Tasarımı “tumbleweed” (çalı topu) olarak bilinen ve rüzgarla yuvarlanarak hareket etmesi planlanan keşif araçları, düşük maliyetli ve geniş alanlarda veri toplayabilme potansiyelleriyle dikkat çekiyor. Projeye öncülük eden Delft Teknoloji Üniversitesi’nden James Kingsnorth, test sonuçlarının ardından “Artık deneysel olarak gösterdik; tumbleweed araçları Mars’ta çalışabilir ve bilimsel veri toplayabilir” ifadelerini kullandı.

Hem arazide, hem de laboratuvarda test edildi

2025 yılı içinde farklı iki aşamada yapılan testlerde, araçların performansı hem doğal ortamda hem de kontrollü laboratuvar koşullarında değerlendirildi. Nisan ayında Hollanda’da terk edilmiş bir taş ocağında yarı boyutlu bir prototipin testi gerçekleştirildi. Bu araç, engebeli zeminde rüzgarla yuvarlanarak hareket ederken, üzerinde bulunan basit sensörlerle çevresel veriler toplamayı başardı.

Temmuz ayında ise Danimarka’daki Aarhus Üniversitesi’ne ait Planetary Environment Facility merkezinde daha küçük çaplı modeller rüzgar tüneline sokuldu. Çapları 30 ila 50 santimetre arasında değişen tel kafes yapısındaki prototipler, Mars atmosferine benzer düşük basınç ortamında test edildi. Kum, çakıl, düz zemin ve kayalık yüzeyler gibi farklı zemin türlerinde yapılan denemeler, saniyede 9-10 metre hızla esen rüzgarların bu araçları hareket ettirebildiğini gösterdi.

Araçların yalnızca düz zeminlerde değil, eğimli alanlarda da hareket edebildiği görüldü. 11,5 derecelik bir eğimi tırmanabilmeleri, Mars’taki düşük yerçekimi göz önüne alındığında Dünya’da yaklaşık 30 dereceye karşılık geliyor.

Mars şartlarında performansları nasıl olacak?

Projeye katkıda bulunan Lizbon Üniversitesi’nden Mário João Carvalho de Pinto Balsemão, rüzgar tüneli testlerinin özellikle temkinli şekilde tasarlandığını vurguluyor. Prototiplerin gerçek araçlardan daha ağır olması nedeniyle elde edilen sonuçların ihtiyatlı yorumlandığını belirten Balsemão, “Bu da demek oluyor ki, gerçek araçlar daha düşük rüzgar hızlarında bile harekete geçebilecek” diyor.
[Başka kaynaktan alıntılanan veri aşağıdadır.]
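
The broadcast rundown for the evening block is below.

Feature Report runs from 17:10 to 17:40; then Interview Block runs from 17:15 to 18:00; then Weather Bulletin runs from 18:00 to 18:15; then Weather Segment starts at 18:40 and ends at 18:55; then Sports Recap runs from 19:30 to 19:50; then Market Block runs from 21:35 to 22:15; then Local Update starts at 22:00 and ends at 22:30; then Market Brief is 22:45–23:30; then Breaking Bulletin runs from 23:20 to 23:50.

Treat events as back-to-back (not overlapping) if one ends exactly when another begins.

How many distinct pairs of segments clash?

3

Sorted by start: Feature Report, Interview Block, Weather Bulletin, Weather Segment, Sports Recap, Market Block, Local Update, Market Brief, Breaking Bulletin.
Interview Block starts before Feature Report ends → Feature Report and Interview Block overlap.
Weather Bulletin starts after Feature Report ends, so Feature Report has no further overlaps.
Weather Bulletin starts exactly when Interview Block ends (back-to-back, no overlap), so Interview Block has no further overlaps.
Weather Segment starts after Weather Bulletin ends, so Weather Bulletin has no further overlaps.
Sports Recap starts after Weather Segment ends, so Weather Segment has no further overlaps.
Market Block starts after Sports Recap ends, so Sports Recap has no further overlaps.
Local Update starts before Market Block ends → Market Block and Local Update overlap.
Market Brief starts after Market Block ends, so Market Block has no further overlaps.
Market Brief starts after Local Update ends, so Local Update has no further overlaps.
Breaking Bulletin starts before Market Brief ends → Market Brief and Breaking Bulletin overlap.
Overlapping pairs: Breaking Bulletin & Market Brief, Feature Report & Interview Block, Local Update & Market Block — 3 in total.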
Daha önce Mars’a gönderilen InSight görevinden ve Ingenuity helikopterinin ölçümlerinden elde edilen verilere göre, Mars yüzeyindeki rüzgar hızları sıkça saniyede 10 metreyi aşıyor. Bu da tumbleweed tarzı keşif araçlarının gerçek koşullarda işlevsel olabileceğine işaret ediyor.

Geliştirilen modellerle yapılan simülasyonlar, bu araçların ortalama saatte 0,36 kilometre hızla hareket edebileceğini ve 100 Mars günü içinde yaklaşık 400 kilometre yol alabileceğini gösteriyor. Eğer rüzgar koşulları elverişli olursa bu mesafe 2.800 kilometreye kadar çıkabiliyor. Bu tür bir mobilite, Mars yüzeyinin farklı noktalarından aynı anda veri toplanmasını mümkün kılabilir.

Ayrıca, görev sürelerinin sonunda bu araçların pasif hale gelerek sabit ölçüm istasyonları gibi çalışmaya devam etmesi hedefleniyor. Bu yönüyle, tek bir görevin çok aşamalı bir veri toplama sürecine dönüşmesi öngörülüyor.

Bir sonraki durak: Atacama Çölü

Projenin bir sonraki adımı için Kasım ayında Şili’deki Atacama Çölü’nde yeni saha testleri planlanıyor. Dünya üzerindeki en kurak yerlerden biri olan bu bölge, Mars benzeri koşullarıyla bu tür denemeler için uygun bir ortam sunuyor. Bu kez daha gelişmiş ölçüm cihazlarıyla araçların, yuvarlanırken ne derece hassas veri toplayabildiği değerlendirilecek.

Tumbleweed projesi, şu anda resmi bir uzay ajansı tarafından görev aracı olarak benimsenmiş değil. Ancak geliştirilen teknoloji, Mars keşiflerinde alternatif yöntemlere ihtiyaç duyulan bir dönemde, düşük maliyetli ve geniş alanlara yayılabilen çözümler sunma potansiyeliyle öne çıkıyor.